Which is more Cost-Effective?
Handwashing requires just a good dishwashing liquid and your hands while dishwashers require half your kitchen space. So, in short, Handwashing is more cost-effective. Dishwashers are expensive as well and are often an investment. They perhaps in the long run might save you some money but the eventual repairs and servicing can burn a hole in your pocket.
Which is safer for your skin?
Since you are not in contact with any surfactants or chemicals during dishwashing, it can be said that Dishwashing is better for your skin. However, if you use a chemical-free and all-natural product like Koparo’s Dishwashing liquid, your skin is safer as some people have observed soap over-lining after taking their load off from the dishwasher; which might be dangerous to consume or get in contact with if you have sensitive hands.
Finally, which one cleans better?
That depends. Some dishwashers of premium quality clean your dishes like glass while some leave a spot here and there. The same happens with hand washing as you might leave some soap on or maybe miss a corner.
In comparison, a dishwasher might win because it has a built-in mechanism that tries to cover the whole ground and ends up cleaning pretty much every surface of your dishes.

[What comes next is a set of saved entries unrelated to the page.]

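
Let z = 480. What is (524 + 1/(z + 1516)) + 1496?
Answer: 4031921/1996 ≈ 2020.0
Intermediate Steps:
(524 + 1/(z + 1516)) + 1496 = (524 + 1/(480 + 1516)) + 1496 = (524 + 1/1996) + 1496 = 1045905/1996 + 1496 = 4031921/1996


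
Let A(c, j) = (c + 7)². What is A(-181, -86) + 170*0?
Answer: 30276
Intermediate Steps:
A(c, j) = (7 + c)²
A(-181, -86) + 170*0 = (7 - 181)² + 170*0 = (-174)² + 0 = 30276 + 0 = 30276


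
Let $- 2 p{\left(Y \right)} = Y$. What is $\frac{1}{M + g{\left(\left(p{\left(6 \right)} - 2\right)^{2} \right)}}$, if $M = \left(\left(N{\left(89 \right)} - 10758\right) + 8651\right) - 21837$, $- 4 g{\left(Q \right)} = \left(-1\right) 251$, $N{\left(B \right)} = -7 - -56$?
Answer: $- \frac{4}{95329} \approx -4.196 \cdot 10^{-5}$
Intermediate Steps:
$p{\left(Y \right)} = - \frac{Y}{2}$
$N{\left(B \right)} = 49$ ($N{\left(B \right)} = -7 + 56 = 49$)
$g{\left(Q \right)} = \frac{251}{4}$ ($g{\left(Q \right)} = - \frac{\left(-1\right) 251}{4} = \left(- \frac{1}{4}\right) \left(-251\right) = \frac{251}{4}$)
$M = -23895$ ($M = \left(\left(49 - 10758\right) + 8651\right) - 21837 = \left(-10709 + 8651\right) - 21837 = -2058 - 21837 = -23895$)
$\frac{1}{M + g{\left(\left(p{\left(6 \right)} - 2\right)^{2} \right)}} = \frac{1}{-23895 + \frac{251}{4}} = \frac{1}{- \frac{95329}{4}} = - \frac{4}{95329}$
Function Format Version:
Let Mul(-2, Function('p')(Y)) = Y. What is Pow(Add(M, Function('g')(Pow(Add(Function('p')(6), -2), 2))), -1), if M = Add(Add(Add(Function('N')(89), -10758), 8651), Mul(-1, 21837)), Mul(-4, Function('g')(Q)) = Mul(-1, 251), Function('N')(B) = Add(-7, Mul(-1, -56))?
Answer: Rational(-4, 95329) ≈ -4.1960e-5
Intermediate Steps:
Function('p')(Y) = Mul(Rational(-1, 2), Y)
Function('N')(B) = 49 (Function('N')(B) = Add(-7, 56) = 49)
Function('g')(Q) = Rational(251, 4) (Function('g')(Q) = Mul(Rational(-1, 4), Mul(-1, 251)) = Mul(Rational(-1, 4), -251) = Rational(251, 4))
M = -23895 (M = Add(Add(Add(49, -10758), 8651), Mul(-1, 21837)) = Add(Add(-10709, 8651), -21837) = Add(-2058, -21837) = -23895)
Pow(Add(M, Function('g')(Pow(Add(Function('p')(6), -2), 2))), -1) = Pow(Add(-23895, Rational(251, 4)), -1) = Pow(Rational(-95329, 4), -1) = Rational(-4, 95329)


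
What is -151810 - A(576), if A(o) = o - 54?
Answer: -152332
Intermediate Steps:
A(o) = -54 + o
-151810 - A(576) = -151810 - (-54 + 576) = -151810 - 1*522 = -151810 - 522 = -152332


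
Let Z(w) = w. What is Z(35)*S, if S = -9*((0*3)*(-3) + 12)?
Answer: -3780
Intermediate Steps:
S = -108 (S = -9*(0*(-3) + 12) = -9*(0 + 12) = -9*12 = -108)
Z(35)*S = 35*(-108) = -3780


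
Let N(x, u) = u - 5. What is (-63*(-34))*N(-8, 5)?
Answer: 0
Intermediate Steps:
N(x, u) = -5 + u
(-63*(-34))*N(-8, 5) = (-63*(-34))*(-5 + 5) = 2142*0 = 0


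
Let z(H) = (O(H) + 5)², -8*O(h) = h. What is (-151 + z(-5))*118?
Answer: -450701/32 ≈ -14084.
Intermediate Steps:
O(h) = -h/8
z(H) = (5 - H/8)² (z(H) = (-H/8 + 5)² = (5 - H/8)²)
(-151 + z(-5))*118 = (-151 + (-40 - 5)²/64)*118 = (-151 + (1/64)*(-45)²)*118 = (-151 + (1/64)*2025)*118 = (-151 + 2025/64)*118 = -7639/64*118 = -450701/32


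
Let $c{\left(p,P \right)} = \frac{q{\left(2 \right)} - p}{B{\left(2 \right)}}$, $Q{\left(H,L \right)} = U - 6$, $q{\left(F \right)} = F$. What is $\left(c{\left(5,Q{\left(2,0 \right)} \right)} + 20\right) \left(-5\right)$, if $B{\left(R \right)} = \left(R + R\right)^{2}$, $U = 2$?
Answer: $- \frac{1585}{16} \approx -99.063$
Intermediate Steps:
$Q{\left(H,L \right)} = -4$ ($Q{\left(H,L \right)} = 2 - 6 = -4$)
$B{\left(R \right)} = 4 R^{2}$ ($B{\left(R \right)} = \left(2 R\right)^{2} = 4 R^{2}$)
$c{\left(p,P \right)} = \frac{1}{8} - \frac{p}{16}$ ($c{\left(p,P \right)} = \frac{2 - p}{4 \cdot 2^{2}} = \frac{2 - p}{4 \cdot 4} = \frac{2 - p}{16} = \left(2 - p\right) \frac{1}{16} = \frac{1}{8} - \frac{p}{16}$)
$\left(c{\left(5,Q{\left(2,0 \right)} \right)} + 20\right) \left(-5\right) = \left(\left(\frac{1}{8} - \frac{5}{16}\right) + 20\right) \left(-5\right) = \left(- \frac{3}{16} + 20\right) \left(-5\right) = \frac{317}{16} \left(-5\right) = - \frac{1585}{16}$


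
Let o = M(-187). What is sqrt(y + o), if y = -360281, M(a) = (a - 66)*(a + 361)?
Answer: I*sqrt(404303) ≈ 635.85*I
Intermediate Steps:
M(a) = (-66 + a)*(361 + a)
o = -44022 (o = -23826 + (-187)**2 + 295*(-187) = -23826 + 34969 - 55165 = -44022)
sqrt(y + o) = sqrt(-360281 - 44022) = sqrt(-404303) = I*sqrt(404303)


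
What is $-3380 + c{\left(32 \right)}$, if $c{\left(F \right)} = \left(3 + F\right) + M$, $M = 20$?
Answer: $-3325$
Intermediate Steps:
$c{\left(F \right)} = 23 + F$ ($c{\left(F \right)} = \left(3 + F\right) + 20 = 23 + F$)
$-3380 + c{\left(32 \right)} = -3380 + \left(23 + 32\right) = -3380 + 55 = -3325$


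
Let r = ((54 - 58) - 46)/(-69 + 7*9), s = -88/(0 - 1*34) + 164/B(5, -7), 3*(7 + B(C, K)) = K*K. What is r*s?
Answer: 59975/357 ≈ 168.00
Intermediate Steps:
B(C, K) = -7 + K**2/3 (B(C, K) = -7 + (K*K)/3 = -7 + K**2/3)
s = 2399/119 (s = -88/(0 - 1*34) + 164/(-7 + (1/3)*(-7)**2) = -88/(0 - 34) + 164/(-7 + (1/3)*49) = -88/(-34) + 164/(-7 + 49/3) = -88*(-1/34) + 164/(28/3) = 44/17 + 164*(3/28) = 44/17 + 123/7 = 2399/119 ≈ 20.160)
r = 25/3 (r = (-4 - 46)/(-69 + 63) = -50/(-6) = -50*(-1/6) = 25/3 ≈ 8.3333)
r*s = (25/3)*(2399/119) = 59975/357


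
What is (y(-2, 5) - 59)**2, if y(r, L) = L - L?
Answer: 3481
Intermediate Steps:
y(r, L) = 0
(y(-2, 5) - 59)**2 = (0 - 59)**2 = (-59)**2 = 3481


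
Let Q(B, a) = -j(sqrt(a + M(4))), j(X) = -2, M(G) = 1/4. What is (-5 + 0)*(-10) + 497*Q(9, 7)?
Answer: 1044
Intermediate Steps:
M(G) = 1/4
Q(B, a) = 2 (Q(B, a) = -1*(-2) = 2)
(-5 + 0)*(-10) + 497*Q(9, 7) = (-5 + 0)*(-10) + 497*2 = -5*(-10) + 994 = 50 + 994 = 1044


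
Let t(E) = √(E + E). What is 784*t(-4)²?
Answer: -6272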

In conclusion, it can be assumed that the winner is the dishwasher. But is it? Some of these points are important to consider:
- You cannot use a lot of dishwashers if you do not have a full load of dishes: If you are someone who lives alone or just have one partner, it might take you a whole day to get clean dishes out of your dishwasher
- Certain utensils are not dishwasher friendly: A lot of products like wood cutting boards, sterling silver flatware, cast iron cookware, chef’s knives, and non-stick pans cannot be put into your dishwasher and have to be done by hand.
- If you have a small household that doesn’t produce enough dishes and find yourself only running your dishwasher every two or three days, it might be better to stick to hand washing dishes- instead. Food particles can dry out and become caked on if dishes sit for more than 24 hours before being cleaned. If this occurs, your dishwasher may not be able to remove the stuck-on grime.